Attenti al vocabolario!

Più precisamente: quando eseguite una traduzione, controllate comunque con il vocabolario la parola da tradurre, anche se il vocabolo vi sembra noto.
Un mio compagno di scuola, ogni volta che, alle prese con la versione dal latino, si imbatteva nell’avverbio Igitur, che vuol dire «dunque», traduceva invariabilmente: «Si va!», incurante dei rimproveri del professore.
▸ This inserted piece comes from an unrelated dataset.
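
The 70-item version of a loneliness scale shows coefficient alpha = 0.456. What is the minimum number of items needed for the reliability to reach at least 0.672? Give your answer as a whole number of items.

172

n = 0.672 × (1 − 0.456) / [ 0.456 × (1 − 0.672) ]
n = 0.365568 / 0.149568 ≈ 2.4442
Items needed = n × 70 = 2.4442 × 70 ≈ 171.09 → round up to 172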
In terza media, al sottoscritto, latinista emergente, capitò di tradurre una scenetta campagnola dove, in un cortile, «…mures discurrebant». Disdegnando il vocabolario, tradussi di slancio: «… i topi discorrevano» . Un’occhiata al glorioso Campanini e Carboni mi avrebbe avvertito che discurrebant voleva dire «correvano di qua e di là». Anzi ora che ci penso, si può affermare che la parola discorrere viene recepita in italiano in senso traslato, cioè: «correre con le parole da un argomento all’altro».
Il professore però mi fece pesare molto l’errore e mi additò al ludibrio dei compagni, ai quali non parve vero di avere preso in castagna il piccolo erede di Cicerone.
L’ira di Achille, studiata di fresco, mi ribollì nelle vene e l’ampia aula del Mamiani risuonò della mia vocina incazzata.
«Ma per la miseriaccia, in queste favole parlano tutti: lupi, agnelli, asini, leoni, volpi, corvi! Che ne sapevo io che gli unici muti erano i topi?»